Modern corporate law is largely a reflection of the need historically (industrial revolution) to amass large pools of capital needed to see an idea through to its physical manifestation. Today I think one of the fundamental shifts that result form electronic communication and production (production=coding?) is that, from an economic point of view, we can now begin to gauge the economic value of an idea soon after it is manifested by efficiently (i.e. electronically) measuring it's impact by measuring the community activity around it....One tangible example is the source code developed around a core idea (iPodder is a current example).
Isn't this at it's core a concept that strongly aligns with the interests of open sourcer's?
Doesn't it imply a shift to thinking about Open Sourcer's as an inherently different mode of production? A means of production whose economic contribution, flows not from the ability of a group of manager's to organize toward a center, but from a realization that each coder/mode is valuable to the degree that they are free thinking and self-managing (in the sense that they select and organize their resources (coding insight etc) most efficiently away from the management center.
I frankly don't know if this is a new concept...probably not. But as I don't hear much about it I feel compelled to reach the Open Source Community (I've tried to get through to Adam and Dave but they are no doubt way too busy with all the stuff they have going on) because I think THIS SHOULD BE part of the dialogue around open source.
Because, if the Open Source community can build a system that provides mechanisms for quantifying the activity around the development of a concept AS it gather's steam that ability will allow them, I believe, the ability to leverage that activity to attract funding at a very early stage and in a form that I believe will support the distributed and open attributes that Open Sources seem to value most.
Today that funding seems to flow from developer's tangential economic activities, if that is so, wouldn't it be desirable to create a system that would allow these individuals to focus more of their energy on the projects that they love in a way that wouldn't constrain them in say a corporate centralized structure?
From a very practical perspective I view the first manifestation of this concept around a two prongs, one is how to measure an online communities activity around a new concept (I'm thinking iPodder is a great case study) and two, the development of a hybrid micro-lending institution, that would allow Open Sources developers to both deposit funds and draw funds based on their activities in a given Open Source Project.

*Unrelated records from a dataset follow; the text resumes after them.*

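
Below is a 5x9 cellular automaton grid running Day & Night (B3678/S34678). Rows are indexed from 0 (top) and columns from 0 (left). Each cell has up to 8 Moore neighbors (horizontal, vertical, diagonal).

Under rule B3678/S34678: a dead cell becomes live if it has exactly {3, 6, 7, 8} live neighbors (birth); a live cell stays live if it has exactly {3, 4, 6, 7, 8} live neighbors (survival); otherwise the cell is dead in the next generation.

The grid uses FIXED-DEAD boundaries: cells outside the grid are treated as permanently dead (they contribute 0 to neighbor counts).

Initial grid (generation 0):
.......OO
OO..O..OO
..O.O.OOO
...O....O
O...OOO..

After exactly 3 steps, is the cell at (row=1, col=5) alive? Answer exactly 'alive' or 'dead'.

Simulating step by step:
Generation 0 (given above): 18 live cells
Generation 1: 9 live cells
.......OO
...O.O.O.
.O...O..O
...O.....
.........
Generation 2: 5 live cells
......O..
....O..O.
..O...O..
.........
.........
Generation 3: 2 live cells
.........
.....OO..
.........
.........
.........

Cell (1,5) at generation 3: 1 -> alive

Answer: alive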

....that's a VERY rough sketch.
I listened to Kim Polese on the Gilmore Gang recently and while her company sounds promising it do not address the economics that are to drive the early development of in her words "stacks." If Open Source is a new model for development (rhetorical question), then I believe we must begin to understand the economics of this new mode of production from inception to implementation. I believe this particularly important to organizations that seek to "live off of" the early phase development that occurs before code is made "consumable" by large economic entitites.